Catcher Miguel Montero’s tie-breaking, eighth-inning grand slam made him the hero of the Cubs’ 8-4 win over the Dodgers in Game 1 of the NLCS on Saturday. The 33-year-old didn’t expect to be in that position, however, as he told FanRag Sports’ Jack Magruder after the game that he thought the Cubs might release him during the season. The Cubs never indicated that was a possibility, though, according to Magruder.
Montero’s currently slated to return to Chicago next season with a hefty salary – $14MM – to conclude the five-year, $60MM extension he signed with the Diamondbacks in 2012. The Cubs reportedly considered shopping Montero last offseason, which was before the two-time All-Star’s playing time markedly declined during arguably a career-worst year. Montero appeared in 86 games, his fewest since 2010, and batted a meager .216/.327/.357 in 284 plate appearances. Both rookie Willson Contreras and veteran David Ross took playing time from Montero during the regular season, and that has continued in the playoffs. Montero’s grand slam was his first hit of this year’s postseason, in which he has collected just five at-bats. He came to the plate Saturday as a pinch-hitter and is out of the Cubs’ lineup Sunday.
Going forward, Ross’ forthcoming retirement seems to bode well for Montero to remain with the Cubs in 2017. Ross’ departure will leave Montero as the Cubs’ only veteran backstop. The team also has Kyle Schwarber on track to come back from a knee injury that cost him almost all of this season. He conceivably could fall directly behind Contreras on the Cubs’ catcher depth chart next year, though there are questions about Schwarber’s defense. For his part, the 23-year-old slugger is “adamant” about factoring in heavily behind the plate, Mark Gonzales of the Chicago Tribune reported in September.
On dividing his time between catcher and the outfield, Schwarber told Gonzales, “I want to get back to that point where it’s 50-50 on each side now and not 60-40.”
Regardless of Schwarber’s goal, the fact that full tears to his ACL and LCL cost him a year to develop further as a catcher might help Montero’s chances of finishing his contract as a member the Cubs. Notably, president of baseball operations Theo Epstein praised Montero’s pitch-framing and game-calling skills after last season, attributing some of the pitching staff’s success to his defensive work. Montero has indeed been an excellent framer throughout his career, which Baseball Prospectus and StatCorner indicate has again been the case in 2016.
We’ll know what 2017 holds for Montero soon enough.
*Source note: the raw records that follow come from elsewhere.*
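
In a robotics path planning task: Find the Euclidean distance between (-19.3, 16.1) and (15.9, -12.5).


dx=35.2, dy=-28.6
d^2 = 35.2^2 + (-28.6)^2 = 2057
d = sqrt(2057) = 45.3542

45.3542


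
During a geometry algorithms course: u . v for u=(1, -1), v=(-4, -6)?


u . v = u_x*v_x + u_y*v_y = 1*(-4) + (-1)*(-6)
= (-4) + 6 = 2

2


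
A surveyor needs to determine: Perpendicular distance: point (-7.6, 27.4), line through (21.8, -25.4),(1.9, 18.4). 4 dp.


|cross product| = 237
|line direction| = sqrt(2314.45) = 48.1087
Distance = 237/sqrt(2314.45) = 4.9263

4.9263


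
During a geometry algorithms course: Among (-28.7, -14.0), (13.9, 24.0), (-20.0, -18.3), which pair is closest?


d(P0,P1) = 57.0855, d(P0,P2) = 9.7046, d(P1,P2) = 54.2079
Closest: P0 and P2

Closest pair: (-28.7, -14.0) and (-20.0, -18.3), distance = 9.7046


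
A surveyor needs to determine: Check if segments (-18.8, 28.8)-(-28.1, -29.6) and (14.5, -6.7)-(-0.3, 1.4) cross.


Cross products: d1=-255.67, d2=683.98, d3=2274.87, d4=1335.22
d1*d2 < 0 and d3*d4 < 0? no

No, they don't intersect


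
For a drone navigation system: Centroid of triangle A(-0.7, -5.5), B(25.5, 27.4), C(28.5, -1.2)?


Centroid = ((x_A+x_B+x_C)/3, (y_A+y_B+y_C)/3)
= (((-0.7)+25.5+28.5)/3, ((-5.5)+27.4+(-1.2))/3)
= (17.7667, 6.9)

(17.7667, 6.9)


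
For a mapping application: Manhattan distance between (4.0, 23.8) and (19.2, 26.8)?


|4-19.2| + |23.8-26.8| = 15.2 + 3 = 18.2

18.2


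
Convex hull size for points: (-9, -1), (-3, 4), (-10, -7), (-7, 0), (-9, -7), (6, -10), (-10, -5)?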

In the meantime, he’ll spend the next couple weeks trying to help the Cubs win their first World Series since 1908.
“I probably had a bad year, but I might be the MVP of the World Series,” he told Magruder. “I’m being kind of sarcastic, but in reality you never know. Baseball is kind of crazy. Anything can happen, and then nobody is going to remember what I did in the regular season.”